Directing T cells towards cancer cells and enhancing anticancer activity with an immune modulator

HF50 is a lipid bilayer system with two different antibodies attached.  The first is directed to immune T cells, while the second antibody is directed to HER2 expressing tumors.  This system is called T cell Engager Complexes, or TCEplex. HF50 also carries a payload of Resiquimod, a small molecule compound that modulates T cell response toward cancer cells.

By optimizing these components to each other and to HER2 expressing tumors, relevant animal model data show this to be effective against HER+ tumors.  Moreover, this is the first systemic use of Resiquimod, and data show that stimulating the immune T cells in this manner greatly enhances the anti-tumor activity.

This lipid system can be compared to a bispecific antibody but exceeds it in many aspects.  Bispecifics have very limited antibody conjugation schemes. An optimal ratio of the components cannot be achieved.  This limits the therapeutic window and their efficacies in solid tumors.

HF50 as an enhanced CAR T is a more apt comparison.  The goal of CAR T is to produce T cells expressing anti-tumor antibodies on their outer membrane.  HF50 achieves this goal without the complex and expensive processing inherent in CAR T-cell therapies.  Moreover, the immunomodulatory payload also plays an important role in enhancing T cell activity. 

HFG1: TCTplex™ LNP-mRNA Complex

HFG1 is presently in IND enabling studies. The preclinical studies showed that HFG1 required far fewer injections than existing GLP-1 products while providing steady-state agonist activity.
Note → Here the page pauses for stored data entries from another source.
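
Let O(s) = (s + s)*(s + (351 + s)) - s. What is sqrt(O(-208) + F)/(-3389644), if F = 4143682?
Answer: -sqrt(4170930)/3389644 ≈ -0.00060251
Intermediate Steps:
O(s) = -s + 2*s*(351 + 2*s) (O(s) = (2*s)*(351 + 2*s) - s = 2*s*(351 + 2*s) - s = -s + 2*s*(351 + 2*s))
sqrt(O(-208) + F)/(-3389644) = sqrt(-208*(701 + 4*(-208)) + 4143682)/(-3389644) = sqrt(-208*(701 - 832) + 4143682)*(-1/3389644) = sqrt(-208*(-131) + 4143682)*(-1/3389644) = sqrt(27248 + 4143682)*(-1/3389644) = sqrt(4170930)*(-1/3389644) = -sqrt(4170930)/3389644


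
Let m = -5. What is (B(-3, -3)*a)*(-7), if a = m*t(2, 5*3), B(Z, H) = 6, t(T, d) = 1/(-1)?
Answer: -210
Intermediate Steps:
t(T, d) = -1 (t(T, d) = 1*(-1) = -1)
a = 5 (a = -5*(-1) = 5)
(B(-3, -3)*a)*(-7) = (6*5)*(-7) = 30*(-7) = -210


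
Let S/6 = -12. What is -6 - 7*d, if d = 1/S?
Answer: -425/72 ≈ -5.9028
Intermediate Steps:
S = -72 (S = 6*(-12) = -72)
d = -1/72 (d = 1/(-72) = -1/72 ≈ -0.013889)
-6 - 7*d = -6 - 7*(-1/72) = -6 + 7/72 = -425/72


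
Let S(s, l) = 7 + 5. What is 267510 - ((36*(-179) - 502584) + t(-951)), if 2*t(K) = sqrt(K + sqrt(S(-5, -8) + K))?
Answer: 776538 - sqrt(-951 + I*sqrt(939))/2 ≈ 7.7654e+5 - 15.421*I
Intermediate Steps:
S(s, l) = 12
t(K) = sqrt(K + sqrt(12 + K))/2
267510 - ((36*(-179) - 502584) + t(-951)) = 267510 - ((36*(-179) - 502584) + sqrt(-951 + sqrt(12 - 951))/2) = 267510 - ((-6444 - 502584) + sqrt(-951 + sqrt(-939))/2) = 267510 - (-509028 + sqrt(-951 + I*sqrt(939))/2) = 267510 + (509028 - sqrt(-951 + I*sqrt(939))/2) = 776538 - sqrt(-951 + I*sqrt(939))/2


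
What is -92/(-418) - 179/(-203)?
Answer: 46749/42427 ≈ 1.1019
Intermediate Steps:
-92/(-418) - 179/(-203) = -92*(-1/418) - 179*(-1/203) = 46/209 + 179/203 = 46749/42427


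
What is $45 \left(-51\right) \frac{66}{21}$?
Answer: $- \frac{50490}{7} \approx -7212.9$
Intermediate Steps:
$45 \left(-51\right) \frac{66}{21} = - 2295 \cdot 66 \cdot \frac{1}{21} = \left(-2295\right) \frac{22}{7} = - \frac{50490}{7}$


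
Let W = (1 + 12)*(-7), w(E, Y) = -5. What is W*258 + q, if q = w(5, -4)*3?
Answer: -23493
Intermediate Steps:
q = -15 (q = -5*3 = -15)
W = -91 (W = 13*(-7) = -91)
W*258 + q = -91*258 - 15 = -23478 - 15 = -23493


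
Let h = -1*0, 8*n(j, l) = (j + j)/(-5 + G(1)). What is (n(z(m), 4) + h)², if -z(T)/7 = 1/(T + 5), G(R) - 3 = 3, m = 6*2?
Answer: 49/4624 ≈ 0.010597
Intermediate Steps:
m = 12
G(R) = 6 (G(R) = 3 + 3 = 6)
z(T) = -7/(5 + T) (z(T) = -7/(T + 5) = -7/(5 + T))
n(j, l) = j/4 (n(j, l) = ((j + j)/(-5 + 6))/8 = ((2*j)/1)/8 = ((2*j)*1)/8 = (2*j)/8 = j/4)
h = 0
(n(z(m), 4) + h)² = ((-7/(5 + 12))/4 + 0)² = ((-7/17)/4 + 0)² = ((-7*1/17)/4 + 0)² = ((¼)*(-7/17) + 0)² = (-7/68 + 0)² = (-7/68)² = 49/4624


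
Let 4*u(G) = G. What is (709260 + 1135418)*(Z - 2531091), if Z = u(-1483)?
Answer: -9339463596133/2 ≈ -4.6697e+12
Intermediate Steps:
u(G) = G/4
Z = -1483/4 (Z = (1/4)*(-1483) = -1483/4 ≈ -370.75)
(709260 + 1135418)*(Z - 2531091) = (709260 + 1135418)*(-1483/4 - 2531091) = 1844678*(-10125847/4) = -9339463596133/2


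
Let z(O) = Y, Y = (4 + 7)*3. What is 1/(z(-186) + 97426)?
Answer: 1/97459 ≈ 1.0261e-5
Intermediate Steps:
Y = 33 (Y = 11*3 = 33)
z(O) = 33
1/(z(-186) + 97426) = 1/(33 + 97426) = 1/97459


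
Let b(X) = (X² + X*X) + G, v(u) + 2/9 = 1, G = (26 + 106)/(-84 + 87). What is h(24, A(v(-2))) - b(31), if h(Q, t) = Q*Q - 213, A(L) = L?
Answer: -1603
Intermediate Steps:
G = 44 (G = 132/3 = 132*(⅓) = 44)
v(u) = 7/9 (v(u) = -2/9 + 1 = 7/9)
h(Q, t) = -213 + Q² (h(Q, t) = Q² - 213 = -213 + Q²)
b(X) = 44 + 2*X² (b(X) = (X² + X*X) + 44 = (X² + X²) + 44 = 2*X² + 44 = 44 + 2*X²)
h(24, A(v(-2))) - b(31) = (-213 + 24²) - (44 + 2*31²) = (-213 + 576) - (44 + 2*961) = 363 - (44 + 1922) = 363 - 1*1966 = 363 - 1966 = -1603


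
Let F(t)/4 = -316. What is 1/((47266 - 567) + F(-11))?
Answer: 1/45435 ≈ 2.2009e-5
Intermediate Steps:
F(t) = -1264 (F(t) = 4*(-316) = -1264)
1/((47266 - 567) + F(-11)) = 1/((47266 - 567) - 1264) = 1/(46699 - 1264) = 1/45435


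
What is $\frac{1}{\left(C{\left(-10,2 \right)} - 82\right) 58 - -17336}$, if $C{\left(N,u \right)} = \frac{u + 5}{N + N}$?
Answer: $\frac{10}{125597} \approx 7.962 \cdot 10^{-5}$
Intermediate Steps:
$C{\left(N,u \right)} = \frac{5 + u}{2 N}$
$\frac{1}{\left(C{\left(-10,2 \right)} - 82\right) 58 - -17336} = \frac{1}{\left(\frac{5 + 2}{2 \left(-10\right)} - 82\right) 58 - -17336} = \frac{1}{\left(\frac{1}{2} \left(- \frac{1}{10}\right) 7 - 82\right) 58 + \left(-10805 + 28141\right)} = \frac{1}{\left(- \frac{7}{20} - 82\right) 58 + 17336} = \frac{1}{\left(- \frac{1647}{20}\right) 58 + 17336} = \frac{1}{- \frac{47763}{10} + 17336} = \frac{1}{\frac{125597}{10}} = \frac{10}{125597}$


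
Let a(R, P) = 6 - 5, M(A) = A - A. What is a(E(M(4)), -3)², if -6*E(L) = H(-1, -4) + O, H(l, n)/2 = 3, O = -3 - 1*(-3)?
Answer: 1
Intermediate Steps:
O = 0 (O = -3 + 3 = 0)
H(l, n) = 6 (H(l, n) = 2*3 = 6)
M(A) = 0
E(L) = -1 (E(L) = -(6 + 0)/6 = -⅙*6 = -1)
a(R, P) = 1
a(E(M(4)), -3)² = 1² = 1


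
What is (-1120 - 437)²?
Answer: 2424249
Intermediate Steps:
(-1120 - 437)² = (-1557)² = 2424249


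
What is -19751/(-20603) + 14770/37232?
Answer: 519837771/383545448 ≈ 1.3553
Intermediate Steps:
-19751/(-20603) + 14770/37232 = -19751*(-1/20603) + 14770*(1/37232) = 19751/20603 + 7385/18616 = 519837771/383545448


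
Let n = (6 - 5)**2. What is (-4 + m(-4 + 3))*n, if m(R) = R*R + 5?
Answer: 2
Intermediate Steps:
n = 1 (n = 1**2 = 1)
m(R) = 5 + R**2 (m(R) = R**2 + 5 = 5 + R**2)
(-4 + m(-4 + 3))*n = (-4 + (5 + (-4 + 3)**2))*1 = (-4 + (5 + (-1)**2))*1 = (-4 + (5 + 1))*1 = (-4 + 6)*1 = 2*1 = 2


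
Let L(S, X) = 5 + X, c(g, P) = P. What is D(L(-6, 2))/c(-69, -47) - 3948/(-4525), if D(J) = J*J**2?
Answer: -1366519/212675 ≈ -6.4254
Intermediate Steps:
D(J) = J**3
D(L(-6, 2))/c(-69, -47) - 3948/(-4525) = (5 + 2)**3/(-47) - 3948/(-4525) = 7**3*(-1/47) - 3948*(-1/4525) = 343*(-1/47) + 3948/4525 = -343/47 + 3948/4525 = -1366519/212675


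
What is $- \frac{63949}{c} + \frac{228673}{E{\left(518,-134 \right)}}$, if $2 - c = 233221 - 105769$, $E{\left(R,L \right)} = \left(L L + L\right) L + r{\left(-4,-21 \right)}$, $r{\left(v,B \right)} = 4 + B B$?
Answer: $\frac{123546845297}{304312747350} \approx 0.40599$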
Gene therapy for very long term expression of GLP-1R agonist 

HFG1 is an LNP-mRNA complex that provides expression of a GLP-1R agonist for weight loss and treating diabetes. HFG1 is presently in IND enabling studies for a U.S. IND filing.

The components of HFG1’s LNP complex were selected to provide prolonged expression of the GLP-1R agonist without observable immune response. HFG1 requires fewer injections than existing GLP-1 products while providing steady-state agonist activity.

Diabetic monkeys treated with HFG1 show weight loss and significant A1C reduction over an extended period. After an initial activity peak at dosing, a steady state of GLP-1R activity and A1C control were observed for at least 60 days. This translates into therapeutic activity of about 4-5 months in humans for a single injection.  No behavior changes or toxicities were observed other than an initial loss of appetite at the time of injection.

 

HFG12 TCTplex™ LNP-mRNA Complex

HFG1 is presently in IND enabling studies. The preclinical studies showed that HFG1 required far fewer injections than existing GLP-1 products while providing steady-state agonist activity.

Gene therapy for very long term expression of GLP-1R agonist 

HFG2 is an innovative in-vivo CAR-T therapy utilizing our proprietary TCT-LNP technology, specifically designed for the treatment of solid tumors. The therapy features a CD3×CD28 LNP structure that simultaneously delivers proprietary mRNA encoding a chimeric antigen receptor (CAR) to T cells, while engaging T cells via surface-conjugated humanized anti-CD3 and anti-CD28 antibodies. This dual-action design enables efficient T-cell activation, transduction, and targeted expansion of CAR-expressing T cells directly within the patient‘s body. As an off-the-shelf, transient, and rapidly acting therapy, HFG2 does not require lymphodepletion and can be redosed if needed. This offers a safer and more convenient alternative to traditional ex vivo CAR-T approaches, with the potential for improved tolerability and broader clinical accessibility.